Great question! Depending on how low your levels are, you might notice any of the following signs: frequent infections, fatigue, bone and back pain, low mood, impaired wound healing, hair loss and muscle pain.
The thing is, many of these signs could be related to other conditions so the best way to figure out if you are deficient in vitamin D is to have a blood test checking your vitamin D levels.
Optimal vitamin D levels
Defining optimal vitamin D levels isn’t easy as there are no universally agreed on guidelines. Most clinical studies support the view that serum vitamin D levels of less than 20ng/mL (50 nmol/L) indicate vitamin D deficiency. Serum vitamin D levels below 30 ng/mL (75nmol/L) indicate insufficiency with levels between 30 and 60 ng/mL (75 and 150 nmol/L) representing normal values.
Can you have too much vitamin D?
The short answer is yes but let me explain.
Our body has certain checks and balances so it won’t allow vitamin D from the sun to elevate our vitamin D levels too high, but vitamin D levels can end up too high with excessive supplementation.
Remember, vitamin D is a fat-soluble vitamin, so it’s stored in the body unlike water soluble vitamins that are excreted if we take too much.
High vitamin D levels can increase calcium levels in the blood so side-effects of too much vitamin D are mostly attributed to high calcium levels which manifest as
loss of appetite, nausea, vomiting, muscle pain, tiredness, dry mouth and persistent headache. Over extended periods of time, this state of vitamin D toxicity can result in calcification of soft tissues in the body including kidneys, blood vessels, heart and lungs.
Everyone with kidney disease should get their vitamin D levels checked to determine if supplementation is needed AND to guide what dose of vitamin D they need to take.
Ongoing monitoring is needed to assess the effectiveness of vitamin D supplementation and to assist with continuing to titrate the dose of vitamin D to avoid over or under supplementation. As well as monitoring vitamin D levels, calcium, phosphate and parathyroid hormone levels should also be monitored because vitamin D can alter these levels. If any of these levels are too high or too low, blood tests should be monitored more frequently.

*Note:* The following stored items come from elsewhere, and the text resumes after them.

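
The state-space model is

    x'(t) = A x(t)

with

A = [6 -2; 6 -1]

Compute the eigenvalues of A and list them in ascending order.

det(sI - A) = s^2 - (tr A)s + det A, with tr A = 6 + (-1) = 5 and det A = 6·(-1) - (-2)·6 = -6 - (-12) = 6.
So p(s) = det(sI - A) = s^2 - 5s + 6.
Factor s^2 - 5s + 6: two numbers with sum 5 and product 6 are 3 and 2, so s^2 - 5s + 6 = (s - 3)(s - 2).
Hence p(s) = (s - 3) (s - 2), with roots 2, 3.
At least one eigenvalue has non-negative real part, so the system is not asymptotically stable.

2, 3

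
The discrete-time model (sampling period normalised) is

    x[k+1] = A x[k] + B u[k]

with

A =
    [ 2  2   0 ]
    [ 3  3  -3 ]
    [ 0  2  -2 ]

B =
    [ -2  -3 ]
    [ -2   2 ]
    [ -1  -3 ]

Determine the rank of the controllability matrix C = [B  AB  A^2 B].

3

AB = [[-8, -2], [-9, 6], [-2, 10]]
A^2B = [[-34, 8], [-45, -18], [-14, -8]]
Controllability matrix C = [B  AB  A^2B] = [[-2, -3, -8, -2, -34, 8], [-2, 2, -9, 6, -45, -18], [-1, -3, -2, 10, -14, -8]]
Take the 3×3 submatrix of C formed by columns 1, 2, 3: [[-2, -3, -8], [-2, 2, -9], [-1, -3, -2]]. Its determinant is (-2)·(2·(-2) - (-9)·(-3)) - (-3)·((-2)·(-2) - (-9)·(-1)) + (-8)·((-2)·(-3) - 2·(-1)) = (-2)·(-31) - (-3)·(-5) + (-8)·8 = -17 ≠ 0.
So rank(C) ≥ 3; since C has 3 rows, rank(C) = 3.
rank(C) = 3 = n, so the pair (A, B) is completely controllable.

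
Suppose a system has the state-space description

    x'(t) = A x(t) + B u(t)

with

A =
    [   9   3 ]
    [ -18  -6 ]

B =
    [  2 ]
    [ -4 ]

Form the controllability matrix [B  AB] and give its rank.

AB = [[6], [-12]]
Controllability matrix C = [B  AB] = [[2, 6], [-4, -12]]
Every column of C is a scalar multiple of column 1 = [2, -4] (multipliers 1, 3), so the columns span a one-dimensional space.
C ≠ 0, hence rank(C) = 1.
rank(C) = 1 < n = 2, so the pair (A, B) is not completely controllable.

1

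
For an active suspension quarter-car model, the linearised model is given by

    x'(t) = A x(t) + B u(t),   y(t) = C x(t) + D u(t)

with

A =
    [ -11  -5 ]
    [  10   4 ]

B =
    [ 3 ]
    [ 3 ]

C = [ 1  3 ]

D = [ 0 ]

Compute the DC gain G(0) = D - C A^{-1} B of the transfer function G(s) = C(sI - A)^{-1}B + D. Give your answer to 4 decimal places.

G(0) = C(-A)^{-1}B + D = -C A^{-1} B + D.
det A = 6, so A^{-1} = (1/6)·adj(A) = [[2/3, 5/6], [-5/3, -11/6]]
A^{-1} B = [9/2, -21/2]^T
C A^{-1} B = -27
G(0) = D - C A^{-1} B = 0 - (-27) = 27

27.0000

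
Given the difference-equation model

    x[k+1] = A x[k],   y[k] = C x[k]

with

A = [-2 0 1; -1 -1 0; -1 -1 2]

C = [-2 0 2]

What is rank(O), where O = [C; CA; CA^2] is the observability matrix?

3

CA = [[2, -2, 2]]
CA^2 = [[-4, 0, 6]]
Observability matrix O = [C; CA; CA^2] = [[-2, 0, 2], [2, -2, 2], [-4, 0, 6]]
det(O) = (-2)·((-2)·6 - 2·0) - 0·(2·6 - 2·(-4)) + 2·(2·0 - (-2)·(-4)) = (-2)·(-12) - 0·20 + 2·(-8) = 8 ≠ 0, so rank(O) = 3.
rank(O) = 3 = n, so the pair (A, C) is completely observable.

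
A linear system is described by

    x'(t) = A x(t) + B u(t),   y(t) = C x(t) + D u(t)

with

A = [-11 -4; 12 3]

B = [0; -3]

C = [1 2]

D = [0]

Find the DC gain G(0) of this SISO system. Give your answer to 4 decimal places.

G(0) = C(-A)^{-1}B + D = -C A^{-1} B + D.
det A = 15, so A^{-1} = (1/15)·adj(A) = [[1/5, 4/15], [-4/5, -11/15]]
A^{-1} B = [-4/5, 11/5]^T
C A^{-1} B = 18/5
G(0) = D - C A^{-1} B = 0 - (18/5) = -18/5 ≈ -3.6000

-3.6000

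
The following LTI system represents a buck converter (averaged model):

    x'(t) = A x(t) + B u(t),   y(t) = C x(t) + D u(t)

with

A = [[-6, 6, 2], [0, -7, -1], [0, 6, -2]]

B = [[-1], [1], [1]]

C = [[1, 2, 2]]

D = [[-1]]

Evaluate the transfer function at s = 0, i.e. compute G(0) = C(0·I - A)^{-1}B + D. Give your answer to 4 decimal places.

G(0) = C(-A)^{-1}B + D = -C A^{-1} B + D.
det A = -120, so A^{-1} = (1/-120)·adj(A) = [[-1/6, -1/5, -1/15], [0, -1/10, 1/20], [0, -3/10, -7/20]]
A^{-1} B = [-1/10, -1/20, -13/20]^T
C A^{-1} B = -3/2
G(0) = D - C A^{-1} B = -1 - (-3/2) = 1/2 ≈ 0.5000

0.5000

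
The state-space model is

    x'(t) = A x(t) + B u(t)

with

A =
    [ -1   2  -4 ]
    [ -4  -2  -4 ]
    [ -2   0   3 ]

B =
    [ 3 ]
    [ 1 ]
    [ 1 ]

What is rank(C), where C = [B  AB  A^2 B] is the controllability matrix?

3

AB = [[-5], [-18], [-3]]
A^2B = [[-19], [68], [1]]
Controllability matrix C = [B  AB  A^2B] = [[3, -5, -19], [1, -18, 68], [1, -3, 1]]
det(C) = 3·((-18)·1 - 68·(-3)) - (-5)·(1·1 - 68·1) + (-19)·(1·(-3) - (-18)·1) = 3·186 - (-5)·(-67) + (-19)·15 = -62 ≠ 0, so rank(C) = 3.
rank(C) = 3 = n, so the pair (A, B) is completely controllable.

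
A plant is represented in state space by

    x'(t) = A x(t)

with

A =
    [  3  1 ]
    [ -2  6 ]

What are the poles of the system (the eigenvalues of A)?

4, 5

det(sI - A) = s^2 - (tr A)s + det A, with tr A = 3 + 6 = 9 and det A = 3·6 - 1·(-2) = 18 - (-2) = 20.
So p(s) = det(sI - A) = s^2 - 9s + 20.
Factor s^2 - 9s + 20: two numbers with sum 9 and product 20 are 5 and 4, so s^2 - 9s + 20 = (s - 5)(s - 4).
Hence p(s) = (s - 5) (s - 4), with roots 4, 5.
At least one eigenvalue has non-negative real part, so the system is not asymptotically stable.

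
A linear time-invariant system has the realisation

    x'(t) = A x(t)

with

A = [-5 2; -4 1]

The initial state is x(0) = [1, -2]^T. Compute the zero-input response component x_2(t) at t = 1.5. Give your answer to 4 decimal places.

det(sI - A) = s^2 - (tr A)s + det A, with tr A = (-5) + 1 = -4 and det A = (-5)·1 - 2·(-4) = -5 - (-8) = 3.
So p(s) = det(sI - A) = s^2 + 4s + 3.
Factor s^2 + 4s + 3: two numbers with sum -4 and product 3 are -1 and -3, so s^2 + 4s + 3 = (s + 1)(s + 3).
Hence p(s) = (s + 1) (s + 3), with roots -3, -1.
The eigenvalues -3, -1 are distinct and real, so A is diagonalisable and x(t) = e^{At} x(0) = V diag(e^{λ_i t}) V^{-1} x(0), where the columns of V are the eigenvectors.
λ = -3: A - (-3)I = [[-2, 2], [-4, 4]]. Row 1 gives (-2)·v1 + 2·v2 = 0, so take v_1 = [1, 1]^T.
λ = -1: A - (-1)I = [[-4, 2], [-4, 2]]. Row 1 gives (-4)·v1 + 2·v2 = 0, so take v_2 = [1, 2]^T.
V = [v_1 v_2] = [[1, 1], [1, 2]] has det V = 1, so V^{-1} = adj(V)/det V = [[2, -1], [-1, 1]].
Modal coordinates z(0) = V^{-1} x(0): 2·1 + (-1)·(-2) = 4; (-1)·1 + 1·(-2) = -3; so z(0) = [4, -3]^T.
x_2(t) = Σ_i (v_i)_2 · z_i(0) · e^{λ_i t} (row 2 of V times the modal terms).
x_2(1.5) = 1·4·e^{-3·1.5} + 2·(-3)·e^{-1·1.5} = 4·0.011109 + (-6)·0.223130 = -1.2943.

-1.2943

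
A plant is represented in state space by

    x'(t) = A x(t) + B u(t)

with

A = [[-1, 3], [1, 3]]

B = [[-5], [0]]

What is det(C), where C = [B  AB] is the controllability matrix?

25

AB = [[5], [-5]]
Controllability matrix C = [B  AB] = [[-5, 5], [0, -5]]
det(C) = (-5)·(-5) - 5·0 = 25 - 0 = 25
Since det(C) ≠ 0, rank(C) = 2 and the system is completely controllable.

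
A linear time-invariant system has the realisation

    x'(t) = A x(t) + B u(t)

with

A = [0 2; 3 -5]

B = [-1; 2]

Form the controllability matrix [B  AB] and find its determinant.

5

AB = [[4], [-13]]
Controllability matrix C = [B  AB] = [[-1, 4], [2, -13]]
det(C) = (-1)·(-13) - 4·2 = 13 - 8 = 5
Since det(C) ≠ 0, rank(C) = 2 and the system is completely controllable.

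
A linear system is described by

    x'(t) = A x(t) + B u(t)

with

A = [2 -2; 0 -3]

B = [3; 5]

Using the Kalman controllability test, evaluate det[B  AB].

-25

AB = [[-4], [-15]]
Controllability matrix C = [B  AB] = [[3, -4], [5, -15]]
det(C) = 3·(-15) - (-4)·5 = -45 - (-20) = -25
Since det(C) ≠ 0, rank(C) = 2 and the system is completely controllable.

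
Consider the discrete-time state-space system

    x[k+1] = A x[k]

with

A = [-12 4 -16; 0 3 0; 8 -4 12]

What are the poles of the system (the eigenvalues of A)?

-4, 3, 4

det(zI - A) = z^3 - (tr A)z^2 + (M11 + M22 + M33)z - det A, where Mii is the 2×2 principal minor of A obtained by deleting row i and column i.
tr A = (-12) + 3 + 12 = 3; M11 = 3·12 - 0·(-4) = 36 - 0 = 36; M22 = (-12)·12 - (-16)·8 = -144 - (-128) = -16; M33 = (-12)·3 - 4·0 = -36 - 0 = -36; sum of minors = -16.
det A = (-12)·(3·12 - 0·(-4)) - 4·(0·12 - 0·8) + (-16)·(0·(-4) - 3·8) = (-12)·36 - 4·0 + (-16)·(-24) = -48.
So p(z) = det(zI - A) = z^3 - 3z^2 - 16z + 48.
Rational-root test: any integer root divides 48. Testing small divisors, z = 3 works: p(3) = 27 + (-27) + (-48) + 48 = 0, so (z - 3) is a factor.
Dividing, p(z) = (z - 3)(z^2 - 16).
Factor z^2 - 16: two numbers with sum 0 and product -16 are 4 and -4, so z^2 - 16 = (z - 4)(z + 4).
Hence p(z) = (z - 4) (z - 3) (z + 4), with roots -4, 3, 4.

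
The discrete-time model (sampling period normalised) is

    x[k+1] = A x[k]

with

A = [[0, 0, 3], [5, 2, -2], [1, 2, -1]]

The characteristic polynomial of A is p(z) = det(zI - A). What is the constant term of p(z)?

-24

Expand det(zI - A) for the 3×3 matrix.
p(z) = z^3 - z^2 - z - 24.
(Check: constant term = det(-A) = (-1)^3 det A = -24; coefficient of z^2 = -tr A = -1.)
The constant term is -24.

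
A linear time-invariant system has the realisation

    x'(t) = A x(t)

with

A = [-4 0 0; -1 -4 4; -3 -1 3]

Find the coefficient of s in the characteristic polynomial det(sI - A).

-4

Expand det(sI - A) for the 3×3 matrix.
p(s) = s^3 + 5s^2 - 4s - 32.
(Check: constant term = det(-A) = (-1)^3 det A = -32; coefficient of s^2 = -tr A = 5.)
The coefficient of s is -4.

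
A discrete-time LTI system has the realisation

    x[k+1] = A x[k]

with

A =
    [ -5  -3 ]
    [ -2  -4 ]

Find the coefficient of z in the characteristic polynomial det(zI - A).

For a 2×2 matrix, det(zI - A) = z^2 - (tr A)z + det A.
tr A = -9, det A = 14.
So p(z) = z^2 + 9z + 14.
The coefficient of z is 9.

9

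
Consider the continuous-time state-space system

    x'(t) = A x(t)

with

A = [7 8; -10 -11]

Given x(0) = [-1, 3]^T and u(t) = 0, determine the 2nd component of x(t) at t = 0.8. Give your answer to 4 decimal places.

det(sI - A) = s^2 - (tr A)s + det A, with tr A = 7 + (-11) = -4 and det A = 7·(-11) - 8·(-10) = -77 - (-80) = 3.
So p(s) = det(sI - A) = s^2 + 4s + 3.
Factor s^2 + 4s + 3: two numbers with sum -4 and product 3 are -1 and -3, so s^2 + 4s + 3 = (s + 1)(s + 3).
Hence p(s) = (s + 1) (s + 3), with roots -3, -1.
The eigenvalues -3, -1 are distinct and real, so A is diagonalisable and x(t) = e^{At} x(0) = V diag(e^{λ_i t}) V^{-1} x(0), where the columns of V are the eigenvectors.
λ = -3: A - (-3)I = [[10, 8], [-10, -8]]. Row 1 gives 10·v1 + 8·v2 = 0, so take v_1 = [-4, 5]^T.
λ = -1: A - (-1)I = [[8, 8], [-10, -10]]. Row 1 gives 8·v1 + 8·v2 = 0, so take v_2 = [1, -1]^T.
V = [v_1 v_2] = [[-4, 1], [5, -1]] has det V = -1, so V^{-1} = adj(V)/det V = [[1, 1], [5, 4]].
Modal coordinates z(0) = V^{-1} x(0): 1·(-1) + 1·3 = 2; 5·(-1) + 4·3 = 7; so z(0) = [2, 7]^T.
x_2(t) = Σ_i (v_i)_2 · z_i(0) · e^{λ_i t} (row 2 of V times the modal terms).
x_2(0.8) = 5·2·e^{-3·0.8} + (-1)·7·e^{-1·0.8} = 10·0.090718 + (-7)·0.449329 = -2.2381.

-2.2381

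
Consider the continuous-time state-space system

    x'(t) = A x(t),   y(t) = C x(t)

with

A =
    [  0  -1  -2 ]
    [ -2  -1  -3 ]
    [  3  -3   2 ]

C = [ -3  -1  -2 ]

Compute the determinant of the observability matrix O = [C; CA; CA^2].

-150

CA = [[-4, 10, 5]]
CA^2 = [[-5, -21, -12]]
Observability matrix O = [C; CA; CA^2] = [[-3, -1, -2], [-4, 10, 5], [-5, -21, -12]]
Expanding along the first row, det(O) = (-3)·(10·(-12) - 5·(-21)) - (-1)·((-4)·(-12) - 5·(-5)) + (-2)·((-4)·(-21) - 10·(-5)) = (-3)·(-15) - (-1)·73 + (-2)·134 = -150
Since det(O) ≠ 0, rank(O) = 3 and the system is completely observable.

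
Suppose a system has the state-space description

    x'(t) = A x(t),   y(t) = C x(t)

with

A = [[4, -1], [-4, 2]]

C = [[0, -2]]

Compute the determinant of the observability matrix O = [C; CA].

CA = [[8, -4]]
Observability matrix O = [C; CA] = [[0, -2], [8, -4]]
det(O) = 0·(-4) - (-2)·8 = 0 - (-16) = 16
Since det(O) ≠ 0, rank(O) = 2 and the system is completely observable.

16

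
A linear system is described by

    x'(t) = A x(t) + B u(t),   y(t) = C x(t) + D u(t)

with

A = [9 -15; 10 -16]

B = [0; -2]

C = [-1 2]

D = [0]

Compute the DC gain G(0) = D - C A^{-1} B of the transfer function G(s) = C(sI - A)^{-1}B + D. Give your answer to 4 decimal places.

1.0000

G(0) = C(-A)^{-1}B + D = -C A^{-1} B + D.
det A = 6, so A^{-1} = (1/6)·adj(A) = [[-8/3, 5/2], [-5/3, 3/2]]
A^{-1} B = [-5, -3]^T
C A^{-1} B = -1
G(0) = D - C A^{-1} B = 0 - (-1) = 1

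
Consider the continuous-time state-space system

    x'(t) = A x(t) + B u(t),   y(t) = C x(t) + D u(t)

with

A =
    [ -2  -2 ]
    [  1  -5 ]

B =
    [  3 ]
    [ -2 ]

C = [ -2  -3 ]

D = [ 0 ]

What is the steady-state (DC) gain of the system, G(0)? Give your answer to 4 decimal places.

-2.9167

G(0) = C(-A)^{-1}B + D = -C A^{-1} B + D.
det A = 12, so A^{-1} = (1/12)·adj(A) = [[-5/12, 1/6], [-1/12, -1/6]]
A^{-1} B = [-19/12, 1/12]^T
C A^{-1} B = 35/12
G(0) = D - C A^{-1} B = 0 - (35/12) = -35/12 ≈ -2.9167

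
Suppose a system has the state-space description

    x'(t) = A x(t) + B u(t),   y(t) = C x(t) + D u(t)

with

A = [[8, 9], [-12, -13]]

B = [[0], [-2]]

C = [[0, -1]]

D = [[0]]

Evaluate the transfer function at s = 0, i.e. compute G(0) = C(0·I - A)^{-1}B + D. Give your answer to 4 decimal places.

-4.0000

G(0) = C(-A)^{-1}B + D = -C A^{-1} B + D.
det A = 4, so A^{-1} = (1/4)·adj(A) = [[-13/4, -9/4], [3, 2]]
A^{-1} B = [9/2, -4]^T
C A^{-1} B = 4
G(0) = D - C A^{-1} B = 0 - (4) = -4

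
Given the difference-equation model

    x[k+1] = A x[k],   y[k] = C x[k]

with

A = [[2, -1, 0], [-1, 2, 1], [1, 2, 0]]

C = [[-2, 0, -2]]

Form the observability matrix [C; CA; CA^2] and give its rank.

CA = [[-6, -2, 0]]
CA^2 = [[-10, 2, -2]]
Observability matrix O = [C; CA; CA^2] = [[-2, 0, -2], [-6, -2, 0], [-10, 2, -2]]
det(O) = (-2)·((-2)·(-2) - 0·2) - 0·((-6)·(-2) - 0·(-10)) + (-2)·((-6)·2 - (-2)·(-10)) = (-2)·4 - 0·12 + (-2)·(-32) = 56 ≠ 0, so rank(O) = 3.
rank(O) = 3 = n, so the pair (A, C) is completely observable.

3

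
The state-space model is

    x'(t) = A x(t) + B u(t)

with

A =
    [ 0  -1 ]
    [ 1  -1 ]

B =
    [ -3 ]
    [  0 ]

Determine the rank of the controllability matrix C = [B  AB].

2

AB = [[0], [-3]]
Controllability matrix C = [B  AB] = [[-3, 0], [0, -3]]
det(C) = (-3)·(-3) - 0·0 = 9 - 0 = 9 ≠ 0, so rank(C) = 2.
rank(C) = 2 = n, so the pair (A, B) is completely controllable.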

The therapeutic dose of vitamin D typically sits between 400IU and 5000IU per day. Quite a range, I know! This will depend on your vitamin D levels and will likely need to be altered over time to maintain optimal vitamin D levels (not too low and not too high).
Before starting to supplement with vitamin D make sure you get your level checked first and discuss the appropriate dose with your health practitioner.
Cautions and Contraindications
Vitamin D should not be taken by people with hypercalcaemia (high calcium levels) because it increases the absorption of calcium and may further elevate levels.
Vitamin D may potentially interact with some medications including atorvastatin, calcium channel blockers, thiazide diuretics and allopurinol so supplementation should only occur alongside these medications under medical supervision.
There you have it folks. I hope I’ve been able to impress on you the importance of maintaining optimal vitamin D levels. If you haven’t had your vitamin D levels checked recently then I encourage you to speak with your doctor about getting this done, then supplement if necessary.